Chamber XIV
How an intake works.
What happens when you book. What the practitioner is reading. How the formula gets built.

The questions are the diagnosis.
The part nobody explains.
Most people who come to classical herbal medicine have a clear picture of how a conventional clinical encounter goes: brief history, examination organized around the presenting complaint, a diagnosis if one is available, a prescription. The classical intake is a different kind of encounter — and not knowing what to expect is often the friction that delays the first booking.
This chamber explains the intake: not as a sales pitch, but as a map. The encounter makes more sense when you understand what the practitioner is doing — and why the questions they ask are the questions they ask.
The intake is not an interview. It is a reading. The practitioner is building a pattern picture the entire time — from the moment the form is received.
Before you arrive: the intake form.
The intake form is the practitioner’s first reading of the pattern — before the first question is spoken, before the pulse is felt. It covers the presenting complaint in detail: when it began, what makes it better or worse, what it has responded to, what it has not. It covers sleep, digestion, energy levels across the day, thirst and fluid intake, temperature regulation, emotional history, and the menstrual cycle for those who have one.
Every question on the form maps to a classical category. Sleep disturbance at 3 AM maps to the Liver’s watch hour on the organ clock. Difficulty staying warm maps to Yang deficiency. Excessive thirst with preference for cold fluids maps to interior heat. Low back weakness combined with tinnitus maps to Kidney deficiency. A tendency to loose stools combined with fatigue after eating maps to Spleen Qi deficiency. These are not associations — they are the classical diagnostics, translated into questions a patient can answer in plain language.
The pulse and tongue: what cannot be asked.
There are things the patient cannot tell you, and things they do not know how to name. The pulse and tongue are where the practitioner reads what the form cannot capture.
The pulse — three fingers, three positions, three depths on each wrist — tells the practitioner what is moving and how: the rate, the depth, the force, the quality, and the comparison between the left and right wrists. The left wrist reads the Heart, Liver, and Kidney. The right reads the Lung, Spleen, and the Kidney gate. A pulse that is wiry and thin on the left tells a different story than one that is slippery and full on the right — even if the presenting complaint is the same. The practitioner is reading the body’s functional state at that moment: not as a number, but as a picture with texture, depth, and direction.

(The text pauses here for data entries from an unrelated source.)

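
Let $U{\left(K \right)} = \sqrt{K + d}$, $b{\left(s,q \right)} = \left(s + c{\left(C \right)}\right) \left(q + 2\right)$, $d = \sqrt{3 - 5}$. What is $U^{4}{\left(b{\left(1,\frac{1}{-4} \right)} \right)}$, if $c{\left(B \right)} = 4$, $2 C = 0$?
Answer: $\frac{1193}{16} + \frac{35 i \sqrt{2}}{2} \approx 74.563 + 24.749 i$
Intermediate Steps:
$C = 0$ ($C = \frac{1}{2} \cdot 0 = 0$)
$d = i \sqrt{2}$ ($d = \sqrt{-2} = i \sqrt{2} \approx 1.4142 i$)
$b{\left(s,q \right)} = \left(2 + q\right) \left(4 + s\right)$ ($b{\left(s,q \right)} = \left(s + 4\right) \left(q + 2\right) = \left(4 + s\right) \left(2 + q\right) = \left(2 + q\right) \left(4 + s\right)$)
$U{\left(K \right)} = \sqrt{K + i \sqrt{2}}$
$U^{4}{\left(b{\left(1,\frac{1}{-4} \right)} \right)} = \left(\sqrt{\left(8 + 2 \cdot 1 + \frac{4}{-4} + \frac{1}{-4} \cdot 1\right) + i \sqrt{2}}\right)^{4} = \left(\sqrt{\left(8 + 2 + 4 \left(- \frac{1}{4}\right) - \frac{1}{4}\right) + i \sqrt{2}}\right)^{4} = \left(\sqrt{\left(8 + 2 - 1 - \frac{1}{4}\right) + i \sqrt{2}}\right)^{4} = \left(\sqrt{\frac{35}{4} + i \sqrt{2}}\right)^{4} = \left(\frac{35}{4} + i \sqrt{2}\right)^{2}$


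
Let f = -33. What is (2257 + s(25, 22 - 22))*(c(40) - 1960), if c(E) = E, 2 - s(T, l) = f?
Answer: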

The tongue shows what has accumulated over time. Color, coating, moisture, shape, and the distribution of these features across the tongue’s surface — each zone corresponds to an organ system. A pale tongue with a thick white coating says something different than a red tongue with no coating and cracks down the center line. Both are readable in thirty seconds. Both tell the practitioner where the pattern lives and how long it has been building.
The tongue does not lie. The pulse does not guess. Together they confirm what the intake suggested — or correct it.
The formula: built from the reading.
With the intake form, the pulse, and the tongue, the practitioner has a multi-layered picture of the patient’s pattern. The chief pattern determines the formula architecture — the classical formula that addresses the primary dynamic. The secondary findings determine the modifications: which deputies to add, which assistants to include, which envoy herbs guide the formula to the organs most in need. The formula is built from the reading, not selected from a menu.
In classical Chinese herbal medicine, the formula dispensed for one patient is not the same as the one dispensed for the next patient with the same Western diagnosis. It may share a chief herb. The deputies, assistants, and envoys reflect the specific pattern of the specific person in front of the practitioner that day — their constitution, their secondary patterns, their life circumstances, and the direction their body is currently moving.
This is not customization as a luxury feature. It is the correct practice of a system designed, from the beginning, to treat the individual rather than the disease category.
What to expect across visits.
The first visit is the longest — typically 60 to 90 minutes. The pattern is being established, the history gathered, the formula constructed from the full picture. Subsequent visits are shorter. The practitioner re-reads the pulse and tongue, asks what has shifted, and adjusts the formula accordingly. The formula is not fixed. It follows the patient’s pattern as it moves — which it will, because treatment moves things, and what the body needs after two weeks on a formula is often different from what it needed before.
The goal is not to keep the patient on herbs indefinitely. The goal is to move the pattern toward resolution — and when the pattern has resolved, to teach the patient what maintains the balance in their specific body, in their specific life. The chambers are part of that teaching. The intake is where it becomes personal.
The intake is the beginning of a conversation. The formula is the first sentence. What the body says back determines what comes next.
The intake is not a form. It is the first treatment.
Every question maps to a pattern. You are being read before you finish speaking.
Modern medicine asks what is wrong. Classical medicine asks what the body is doing. Different questions. Better answers.
The questions are the diagnosis. The diagnosis builds the formula. The formula follows the patient.